Describe in detail a panoptic space that you have experienced. How is the space constructed? In what ways does the space shape how you feel and behave?

Also, the Cal Student Store now has 18 copies of Writing Analytically available.

Monday, September 12, 2005

How You Write

This week on our blog, let's take a break from image/text analysis and talk about how you write. Since your first short essay assignment is coming up, I'd like to hear a bit about your writing process--your rituals and habits. What kind of non-assignment-related writing do you do, what do you get out of it, and how does it affect your academic writing? Diary, letters, lyrics, poetry, email, IM, blog...? What sort of environment do you write in? Home in bed, desk in the library, cafe...? Middle of the night or mornings? Music? What kind? What sort of apparatus do you use? Longhand, legal pads, notecards, computer, quill, pencil, pen or keyboard...? What other processes help you to write? Snacks, coffee, friends, parents, starting at the end, talking out loud, doodling...? Most importantly, in what specific ways do these things affect your thinking and your writing?

Also, please purchase Writing Analytically as soon as you can, as we will be using it throughout the semester. Ned's had 4 copies and the Cal bookstore had 1 as of this afternoon--and more are on the way. Barnes and Nobles has it for cheaper.

Friday, September 09, 2005

Un Regard Oblique

Look at Robert Doisneau's photograph, Un Regard Oblique (1948). In light of John Berger's arguments about "ways of seeing," how would you interpret this photograph? In particular, what do you make of the different gazes embodied in the photograph--that of the man and woman by the window, that of the woman portrayed in the painting, and that of you, the viewer? In other words--who is looking at who, who is aware of being looked at or not, and what is seen and what is not seen?

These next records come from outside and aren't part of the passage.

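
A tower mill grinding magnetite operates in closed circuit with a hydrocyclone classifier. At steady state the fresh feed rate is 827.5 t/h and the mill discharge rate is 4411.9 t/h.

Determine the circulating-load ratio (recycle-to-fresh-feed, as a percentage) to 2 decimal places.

Steady state: M = F + R.
R = M − F = 4411.9 − 827.5 = 3584.4 t/h
CL = 100·R/F = 100·3584.4/827.5 = 433.16 %

CL = 433.16 %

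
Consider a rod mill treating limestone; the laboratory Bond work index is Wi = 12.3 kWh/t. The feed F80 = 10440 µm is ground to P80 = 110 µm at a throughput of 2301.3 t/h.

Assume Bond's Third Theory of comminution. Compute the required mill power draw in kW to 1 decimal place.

Bond: W = 10·Wi·(1/√P80 − 1/√F80)
W = 10·12.3·(1/√110 − 1/√10440) = 10·12.3·(0.085559) = 10.5238 kWh/t
P_mill = W·ṁ = 10.5238·2301.3 = 24218.4 kW

P = 24218.4 kW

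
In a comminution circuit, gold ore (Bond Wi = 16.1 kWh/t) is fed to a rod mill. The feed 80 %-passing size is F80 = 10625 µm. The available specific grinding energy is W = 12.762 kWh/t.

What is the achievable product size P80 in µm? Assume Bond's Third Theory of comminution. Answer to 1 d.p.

W = 10·Wi·[P80^(−½) − F80^(−½)]
P80^(−½) = W/(10 Wi) + F80^(−½)
  = 12.7620/(10·16.1) + 1/√10625 = 0.079267 + 0.009701 = 0.088969
P80 = (1/0.088969)² = 11.2399² = 126.34 µm

P80 = 126.3 µm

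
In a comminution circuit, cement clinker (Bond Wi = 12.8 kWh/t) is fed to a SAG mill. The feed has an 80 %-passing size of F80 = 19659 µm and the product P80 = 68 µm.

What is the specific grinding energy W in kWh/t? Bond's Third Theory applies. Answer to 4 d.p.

W = 10·Wi·[P80^(−½) − F80^(−½)]
1/√68 = 0.121268;  1/√19659 = 0.007132
W = 10·12.8·(0.121268 − 0.007132) = 14.6094 kWh/t

W = 14.6094 kWh/t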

Also, check out these color reproductions of the Franz Hals painting that Berger analyzes against the analysis of the art historian. They are much more detailed than the reproductions in the book.

Regents of the Old Men's Almshouse, 1664
Regentesses of the Old Men's Almshouse, 1664

Also, I'm reading your freewrites now and they are great--you came up with some really simultaneously complex and spontaneous ideas in such a short block of time.